帝国改革:マクシミリアン1世と帝国統治機構の整備
マクシミリアン 1 世といえば婚姻政策や「最後の騎士」としての華やかなイメージが先行しますが、帝国の統治機構を近代化しようとした改革者としての側面も見逃せません。15 世紀末から 16 世紀初頭にかけて推進された一連の帝国改革は、中世的な帝国を制度的に整備する試みでした。
改革の背景
15 世紀末の神聖ローマ帝国は、制度的に深刻な問題を抱えていました。帝国全体の軍事力を統合する仕組みがなく、裁判制度も統一されておらず、徴税体制も整っていなかったのです。
帝国の求心力を高め、自らの権限を強化したい。フランスやオスマン帝国といった外敵に対抗するには帝国全体の軍事力が不可欠だった
諸侯や都市は皇帝の権限強化を警戒しつつも、帝国の秩序維持には一定の制度整備が必要だと認識していた
改革を主導したのはマインツ大司教ベルトルト・フォン・ヘンネベルクです。彼は帝国等族の利益を代弁しつつ、皇帝と妥協しながら制度改革を進めました。
1495 年ヴォルムス帝国議会
帝国改革の出発点となったのが、1495 年のヴォルムス帝国議会です。ここでいくつかの重要な決定がなされました。
帝国内での私戦(フェーデ)を全面的に禁止しました。中世以来の「拳の権利」に終止符を打ち、紛争は裁判で解決するという原則が確立されます。
永久ラント平和令を実効あるものにするため、帝国最高法院(Reichskammergericht)が設立されました。帝国等族から選ばれた裁判官が紛争を裁く常設の司法機関です。
帝国全体に適用される統一的な直接税として「共通ペニヒ」の徴収が決議されました。帝国の財政基盤を確立する狙いがありましたが、実際の徴収は困難を極めます。
帝国統治院の試み
1500 年、アウクスブルク帝国議会で帝国統治院(Reichsregiment)の設立が決定されました。これは帝国議会の常設委員会のような機関で、皇帝不在時の帝国運営を担うことが期待されていました。
帝国統治院は帝国等族が皇帝権を制限するための機関としての性格が強く、マクシミリアンは帝国統治院の設立に消極的でした。
皇帝の行政権を分掌する合議制機関。
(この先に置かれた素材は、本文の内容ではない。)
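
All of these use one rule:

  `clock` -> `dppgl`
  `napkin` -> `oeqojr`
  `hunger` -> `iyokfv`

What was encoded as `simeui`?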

皇帝にとっては権限の侵害と映り、対立の種となりました。
実際、帝国統治院はマクシミリアンの抵抗もあってほとんど機能せず、1502 年には事実上活動を停止してしまいます。1521 年にカール 5 世のもとで再設置されますが、やはり長続きしませんでした。
帝国クライス制度
より持続的な成果を上げたのが帝国クライス(Reichskreis)制度です。帝国全体を 6 つ(後に 10 に拡大)の地域圏に分割し、それぞれのクライスが治安維持や税徴収、軍事動員を担当する仕組みでした。
帝国クライスの設置(1500 年〜)
各クライスが地域ごとの治安維持を担当
帝国軍の動員単位として機能
帝国クライスは他の改革に比べると比較的よく機能し、特に治安維持の面で一定の効果を発揮しました。永久ラント平和令の実効性を地域レベルで支える役割を果たしたのです。
改革の評価
帝国改革の成果は限定的なものでした。共通ペニヒ税は実質的に失敗し、帝国統治院も定着しませんでした。しかし永久ラント平和令と帝国最高法院は確実に根づき、帝国の法的秩序の骨格を形成していきます。
マクシミリアンと帝国等族の間の緊張関係が、改革を推進すると同時に制約もしたという点は重要です。皇帝と諸侯のどちらも相手を圧倒する力を持たなかったからこそ、妥協の産物としての制度が生まれたのであり、それが神聖ローマ帝国の独特な政治体制を特徴づけることになりました。